I hear the bartender protest something about being paid for the drinks, but I don’t turn, and Desmond doesn’t, either. All I know is that I have to get off this floor. Away. Whatever I feared weeks ago is still here, now. I punch the elevator button, and, mercifully, the doors open immediately. I get in and press the button for the lobby. Desmond leaps inside as the doors are closing.
“What’s going on?” he asks me, panting. “Eliza, what’s happening? Tell me what you’re thinking? Who are you afraid of? What did you see?”
My brain twists and bucks. I am scrambling for more, and I’m not getting any answers. I press my thumbs to my eye sockets until I see stars. When I peek at Desmond again, there is a nervous, uncertain look on his face.
“Someone you’ve met before?” he tries. “Who does this person look like?”
Like me, I want to say, but I don’t know where this has come from. I certainly didn’t come up with it. But then I remember that face on the bus. That face in the window at my mother’s house. My face, my face, my face. Why do I keep seeing myself? I look at Desmond blankly, lost. My jaw feels unhinged from my skull.
The elevator dings. The door slides open on the lobby level.

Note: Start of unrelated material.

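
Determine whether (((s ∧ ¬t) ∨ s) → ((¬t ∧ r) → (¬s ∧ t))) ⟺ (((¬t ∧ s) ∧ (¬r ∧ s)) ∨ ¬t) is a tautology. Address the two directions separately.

Neither direction holds.

(⇒) This fails. Under s = F, r = F, t = T, the left side is true but the right side is false.

(⇐) This fails. Under s = T, r = T, t = F, the left side is false but the right side is true.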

I shrink back at the throng of people waiting to get in, but Desmond leads me by the hand and sits me down on a leather chair near a large saguaro cactus that is somehow growing indoors.
“Eliza,” he says, his voice cracking. “You’re burning up.”
“I’m okay.” Sweat prickles down my spine.
“No, you’re not. Talk to me, please. Who did you see? Why did you run away?”
“I don’t know.” And then, suddenly, the shakes come on. My whole body rolls with them; they travel all the way down to my fingertips, sharp little zingers. I chatter my teeth. I feel my eyeballs curl inward. I’m seizing, I can feel it. I shut my eyes and feel my head hit the leather ottoman. I can hear Desmond shouting above me, but I can’t do anything to get to him or talk to him. Just don’t call other people over, I wish I could tell him. Just let me ride this out. Something tells me I’ve had a seizure in public before. Something tells me I got too much attention for it.
And then, suddenly, it’s over. My eyes focus again. Sound rushes back, and I have the use of my voice. I sit up, noting that I’ve left a pool of sweat from my hair on the ottoman. When I look at Desmond, though, he is staring at me in horror. Several other people stand over me, including a few men in hotel garb. “Is she okay?” one of them is saying. Beyond them, a few guests crane their necks. I hear the words Ambulance, and Fainted, and Drunk.
Someone clears his throat behind us. It’s the bartender from the Shipstead; he’s brought the bill. Desmond stands, leads him a few steps away to take care of the transaction. I sit on the ottoman, staring at the cross-hatchings in my palm, feeling cold, slimy embarrassment.
Desmond says nothing as he sits back down. “Sorry about that,” I mutter, finally, because I feel like I must say something.
He pauses before speaking. “I want to call an ambulance.”
I feel a bolt of shock. “Are you kidding?”
“Maybe you need a professional. Someone who can help you.”
I curl my hands into fists. “I can’t believe you.”
“Eliza. You were terrified. You need to unlock what was scaring you.”
“So you want to commit me? Just like everyone else?”
He looks horrified. “Of course not! I just want to know what’s wrong!”
But maybe that’s not what he means. It could be just a tactic to soften me up. I turn my back. “You don’t know me at all, Desmond. So don’t pretend that you do.”
He scuttles around to face me again. “I didn’t mean for you to think—”
“You know how I mentioned a brain tumor?” I interrupt. “Well, I think it’s still hanging around. Messing with my head. Causing me to say things and remember things I have no control of. Causing my body to move in strange ways. It’s not some psycho tic, okay? I’m not crazy.”